Littérature française
Yves Ravey
Que du vent
-
Yves Ravey
Que du vent
Minuit
29/08/2024
128 pages, 17 €
-
Chronique de
Betty Duval-Hubert
Librairie La Buissonnière (Yvetot) - ❤ Lu et conseillé par 12 libraire(s)
✒ Betty Duval-Hubert
(Librairie La Buissonnière, Yvetot)
Aborder un nouveau roman d’Yves Ravey est toujours un plaisir immense, celui de pénétrer dans un territoire presque reconnu, d’être surpris par les nuances narratives, de consentir à être piégé, acculé, au même titre que ses personnages.

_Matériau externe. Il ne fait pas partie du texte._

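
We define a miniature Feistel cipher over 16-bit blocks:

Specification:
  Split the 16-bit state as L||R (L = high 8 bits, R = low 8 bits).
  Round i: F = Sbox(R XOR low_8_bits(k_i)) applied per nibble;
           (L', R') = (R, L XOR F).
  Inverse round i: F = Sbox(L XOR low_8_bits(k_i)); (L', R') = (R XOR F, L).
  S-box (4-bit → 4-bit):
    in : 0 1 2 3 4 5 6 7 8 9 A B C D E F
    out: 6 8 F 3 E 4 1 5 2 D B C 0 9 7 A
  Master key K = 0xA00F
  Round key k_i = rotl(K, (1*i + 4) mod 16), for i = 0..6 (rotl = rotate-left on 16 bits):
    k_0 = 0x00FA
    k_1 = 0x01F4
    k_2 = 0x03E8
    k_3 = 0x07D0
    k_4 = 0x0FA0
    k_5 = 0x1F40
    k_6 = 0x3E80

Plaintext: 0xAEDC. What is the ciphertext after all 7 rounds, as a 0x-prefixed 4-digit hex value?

0xCFCA

s_0 = plaintext = 0xAEDC
s_1 = Round(s_0, k_0) = 0xDC5F
s_2 = Round(s_1, k_1) = 0x5F60
s_3 = Round(s_2, k_2) = 0x607D
s_4 = Round(s_3, k_3) = 0x7DD9
s_5 = Round(s_4, k_4) = 0xD920
s_6 = Round(s_5, k_5) = 0x20CF
s_7 = Round(s_6, k_6) = 0xCFCA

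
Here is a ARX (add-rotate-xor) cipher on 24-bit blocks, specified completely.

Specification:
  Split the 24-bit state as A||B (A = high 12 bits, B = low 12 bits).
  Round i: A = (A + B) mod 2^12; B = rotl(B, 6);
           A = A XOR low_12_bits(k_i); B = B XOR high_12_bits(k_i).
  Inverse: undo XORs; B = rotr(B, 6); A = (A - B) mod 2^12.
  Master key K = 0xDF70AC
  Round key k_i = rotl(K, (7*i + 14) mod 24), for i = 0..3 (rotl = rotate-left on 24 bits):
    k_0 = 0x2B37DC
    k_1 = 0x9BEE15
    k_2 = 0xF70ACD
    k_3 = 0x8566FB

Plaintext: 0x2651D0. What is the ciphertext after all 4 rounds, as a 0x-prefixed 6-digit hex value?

s_0 = plaintext = 0x2651D0
s_1 = Round(s_0, k_0) = 0x3E96B4
s_2 = Round(s_1, k_1) = 0x4884A4
s_3 = Round(s_2, k_2) = 0x3E1662
s_4 = Round(s_3, k_3) = 0xCB80CF

0xCB80CF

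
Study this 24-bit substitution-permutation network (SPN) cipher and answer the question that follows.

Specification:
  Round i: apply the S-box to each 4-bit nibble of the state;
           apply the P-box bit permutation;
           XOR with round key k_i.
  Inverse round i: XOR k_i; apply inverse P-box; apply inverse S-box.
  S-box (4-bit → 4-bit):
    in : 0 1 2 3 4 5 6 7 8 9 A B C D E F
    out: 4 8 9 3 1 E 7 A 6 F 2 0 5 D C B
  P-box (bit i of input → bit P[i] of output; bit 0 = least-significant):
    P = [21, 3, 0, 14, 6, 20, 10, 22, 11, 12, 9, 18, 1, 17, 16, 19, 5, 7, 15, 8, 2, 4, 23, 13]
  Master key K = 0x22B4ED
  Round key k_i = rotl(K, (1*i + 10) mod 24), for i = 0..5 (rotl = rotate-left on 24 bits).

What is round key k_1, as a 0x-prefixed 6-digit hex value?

0xA76915

K = 0x22B4ED
k_0 = rotl(K, (1*0+10) mod 24) = rotl(K, 10) = 0xD3B48A
k_1 = rotl(K, (1*1+10) mod 24) = rotl(K, 11) = 0xA76915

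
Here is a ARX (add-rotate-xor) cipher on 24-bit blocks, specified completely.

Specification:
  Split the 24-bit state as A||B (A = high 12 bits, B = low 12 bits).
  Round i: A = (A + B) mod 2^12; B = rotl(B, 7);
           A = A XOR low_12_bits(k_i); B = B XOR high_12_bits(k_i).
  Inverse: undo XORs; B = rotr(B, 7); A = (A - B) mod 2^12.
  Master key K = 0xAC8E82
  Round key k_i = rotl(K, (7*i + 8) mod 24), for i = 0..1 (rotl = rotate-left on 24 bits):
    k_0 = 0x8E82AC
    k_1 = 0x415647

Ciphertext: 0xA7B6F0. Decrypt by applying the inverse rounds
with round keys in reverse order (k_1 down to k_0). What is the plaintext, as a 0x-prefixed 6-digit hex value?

0x3939A8

s_0 = ciphertext = 0xA7B6F0
s_1 = InvRound(s_0, k_1) = 0xF97CA5
s_2 = InvRound(s_1, k_0) = 0x3939A8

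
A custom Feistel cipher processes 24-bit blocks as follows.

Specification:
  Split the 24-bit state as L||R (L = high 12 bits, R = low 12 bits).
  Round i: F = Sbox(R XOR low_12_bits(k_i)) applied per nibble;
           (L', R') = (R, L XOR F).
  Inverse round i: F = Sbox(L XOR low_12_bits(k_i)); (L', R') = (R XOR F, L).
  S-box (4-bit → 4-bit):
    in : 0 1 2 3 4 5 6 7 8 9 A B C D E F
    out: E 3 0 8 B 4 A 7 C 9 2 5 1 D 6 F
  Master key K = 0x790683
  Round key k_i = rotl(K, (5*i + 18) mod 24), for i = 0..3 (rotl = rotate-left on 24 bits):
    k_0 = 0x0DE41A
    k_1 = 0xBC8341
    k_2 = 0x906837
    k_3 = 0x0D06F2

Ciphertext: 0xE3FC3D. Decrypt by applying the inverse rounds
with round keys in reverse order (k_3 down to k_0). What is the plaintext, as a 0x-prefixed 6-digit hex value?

0x5C0399

s_0 = ciphertext = 0xE3FC3D
s_1 = InvRound(s_0, k_3) = 0x020E3F
s_2 = InvRound(s_1, k_2) = 0x208020
s_3 = InvRound(s_2, k_1) = 0x399208
s_4 = InvRound(s_3, k_0) = 0x5C0399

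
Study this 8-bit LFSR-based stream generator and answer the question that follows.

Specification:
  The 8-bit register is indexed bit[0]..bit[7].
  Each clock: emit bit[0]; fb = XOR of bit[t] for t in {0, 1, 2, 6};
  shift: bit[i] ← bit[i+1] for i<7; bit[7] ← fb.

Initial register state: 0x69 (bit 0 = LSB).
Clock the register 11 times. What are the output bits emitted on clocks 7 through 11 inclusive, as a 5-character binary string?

reg_0 = 0x69
clock 1: out=1, reg = 0x34
clock 2: out=0, reg = 0x9A
clock 3: out=0, reg = 0xCD
clock 4: out=1, reg = 0xE6
clock 5: out=0, reg = 0xF3
clock 6: out=1, reg = 0xF9
clock 7: out=1, reg = 0x7C
clock 8: out=0, reg = 0x3E
clock 9: out=0, reg = 0x1F
clock 10: out=1, reg = 0x8F
clock 11: out=1, reg = 0xC7

10011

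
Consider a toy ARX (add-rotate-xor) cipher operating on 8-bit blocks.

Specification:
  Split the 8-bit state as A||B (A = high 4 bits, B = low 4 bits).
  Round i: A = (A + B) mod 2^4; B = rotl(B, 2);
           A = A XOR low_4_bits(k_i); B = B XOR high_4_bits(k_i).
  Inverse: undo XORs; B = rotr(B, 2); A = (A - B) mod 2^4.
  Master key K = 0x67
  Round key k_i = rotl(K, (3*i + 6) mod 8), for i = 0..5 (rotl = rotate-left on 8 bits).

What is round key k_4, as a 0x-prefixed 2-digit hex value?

0x9D

K = 0x67
k_0 = rotl(K, (3*0+6) mod 8) = rotl(K, 6) = 0xD9
k_1 = rotl(K, (3*1+6) mod 8) = rotl(K, 1) = 0xCE
k_2 = rotl(K, (3*2+6) mod 8) = rotl(K, 4) = 0x76
k_3 = rotl(K, (3*3+6) mod 8) = rotl(K, 7) = 0xB3
k_4 = rotl(K, (3*4+6) mod 8) = rotl(K, 2) = 0x9D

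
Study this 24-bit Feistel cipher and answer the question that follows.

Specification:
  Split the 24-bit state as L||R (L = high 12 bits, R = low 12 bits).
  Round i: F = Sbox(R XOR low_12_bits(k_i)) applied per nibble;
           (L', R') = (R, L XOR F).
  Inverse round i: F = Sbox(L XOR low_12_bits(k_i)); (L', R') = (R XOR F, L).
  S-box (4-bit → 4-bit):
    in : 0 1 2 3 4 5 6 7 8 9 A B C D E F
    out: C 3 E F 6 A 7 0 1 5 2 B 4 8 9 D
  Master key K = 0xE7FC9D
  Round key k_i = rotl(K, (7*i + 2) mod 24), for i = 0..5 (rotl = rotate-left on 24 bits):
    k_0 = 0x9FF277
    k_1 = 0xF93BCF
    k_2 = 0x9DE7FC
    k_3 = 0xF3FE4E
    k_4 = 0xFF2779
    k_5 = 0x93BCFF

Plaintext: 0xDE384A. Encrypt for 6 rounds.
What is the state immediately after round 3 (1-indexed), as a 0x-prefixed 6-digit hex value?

s_0 = plaintext = 0xDE384A
s_1 = Round(s_0, k_0) = 0x84AF1B
s_2 = Round(s_1, k_1) = 0xF1BECC
s_3 = Round(s_2, k_2) = 0xECCAE7
s_4 = Round(s_3, k_3) = 0xAE78E9
s_5 = Round(s_4, k_4) = 0x8E97BB
s_6 = Round(s_5, k_5) = 0x7BB38F

0xECCAE7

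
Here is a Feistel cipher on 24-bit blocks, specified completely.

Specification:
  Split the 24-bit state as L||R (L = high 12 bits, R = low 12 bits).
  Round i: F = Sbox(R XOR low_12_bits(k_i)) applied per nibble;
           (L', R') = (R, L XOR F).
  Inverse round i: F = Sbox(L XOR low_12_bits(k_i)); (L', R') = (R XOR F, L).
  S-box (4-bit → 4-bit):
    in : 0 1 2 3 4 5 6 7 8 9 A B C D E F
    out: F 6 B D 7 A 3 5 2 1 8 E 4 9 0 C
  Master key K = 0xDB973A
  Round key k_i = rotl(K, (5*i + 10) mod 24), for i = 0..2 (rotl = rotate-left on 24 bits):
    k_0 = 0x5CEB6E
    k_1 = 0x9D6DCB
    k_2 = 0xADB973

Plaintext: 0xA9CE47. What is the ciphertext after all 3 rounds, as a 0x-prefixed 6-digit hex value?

0x7440F8

s_0 = plaintext = 0xA9CE47
s_1 = Round(s_0, k_0) = 0xE4702D
s_2 = Round(s_1, k_1) = 0x02D744
s_3 = Round(s_2, k_2) = 0x7440F8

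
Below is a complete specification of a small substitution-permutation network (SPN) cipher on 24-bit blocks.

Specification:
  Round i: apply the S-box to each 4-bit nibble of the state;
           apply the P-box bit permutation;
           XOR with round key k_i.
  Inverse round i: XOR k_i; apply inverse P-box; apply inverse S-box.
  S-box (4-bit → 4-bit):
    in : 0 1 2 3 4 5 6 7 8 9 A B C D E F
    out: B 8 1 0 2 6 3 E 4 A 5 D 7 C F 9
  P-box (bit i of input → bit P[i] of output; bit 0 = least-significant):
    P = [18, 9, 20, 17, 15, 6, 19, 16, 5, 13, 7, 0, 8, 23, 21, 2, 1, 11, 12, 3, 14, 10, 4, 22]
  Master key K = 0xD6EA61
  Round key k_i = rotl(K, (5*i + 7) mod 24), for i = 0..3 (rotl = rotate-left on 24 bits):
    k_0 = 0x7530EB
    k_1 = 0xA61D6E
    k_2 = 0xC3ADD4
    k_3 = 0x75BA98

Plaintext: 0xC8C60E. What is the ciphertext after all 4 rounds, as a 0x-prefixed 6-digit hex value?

0x6DAB59

s_0 = plaintext = 0xC8C60E
s_1 = Round(s_0, k_0) = 0xC2C79B
s_2 = Round(s_1, k_1) = 0x1178BD
s_3 = Round(s_2, k_2) = 0x382D58
s_4 = Round(s_3, k_3) = 0x6DAB59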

Yves Ravey a le talent narratif d'aborder le presque rien, d'ausculter la banalité, d'inventer des personnages apparemment sans envergure, toujours un peu menteurs, un peu escrocs mais assez gentils en surface, un peu superficiels, pas forcément capables du pire mais intéressés par le gain, l'argent et la roublardise, avec une naïveté et une autosatisfaction confondantes. Que du vent n'échappe pas à cette règle, en bon roman noir mêlant loufoquerie et tragédie, utilisant les codes narratifs inhérents au genre pour mieux construire puis déconstruire les personnages et se moquer d'une société et d'un mode de vie figés par les préjugés, les stéréotypes et surtout par l'argent et la cupidité, voire la stupidité. Barnett pourrait être le héros typique d'un feuilleton télévisé américain, à peine vieilli, celui aussi d’un roman-feuilleton un peu sentimental, sans grande intensité, qui retient néanmoins le lecteur avide de rebondissements. Barnett se perçoit en fin observateur du monde, de son entourage familial et de son voisinage immédiat. Homme de la situation, il est animé de projets multiples mais bancals, aussi désastreux et minables les uns que les autres. Il a la ferveur de sa naïveté, de la crédulité qu'il déploie avec acharnement. Mensonge ou vérité ? Il ne résiste guère aux regards et aux invitations appuyés de sa voisine, Sally, prétendument délaissée par son époux et arborant ostensiblement son ennui au bord de la piscine. Le cadre est posé, à la fois géographique et social, l'hameçon tendu : un pactole supposé généreux, niché au creux d'un coffre-fort dont la combinaison est déjà connue. Yves Ravey s'amuse, temporise, ironise. Tous les ingrédients sont ici réunis dans une vraie-fausse intrigue laissant une petite musique littéraire parfaitement rythmée. C'est exquis.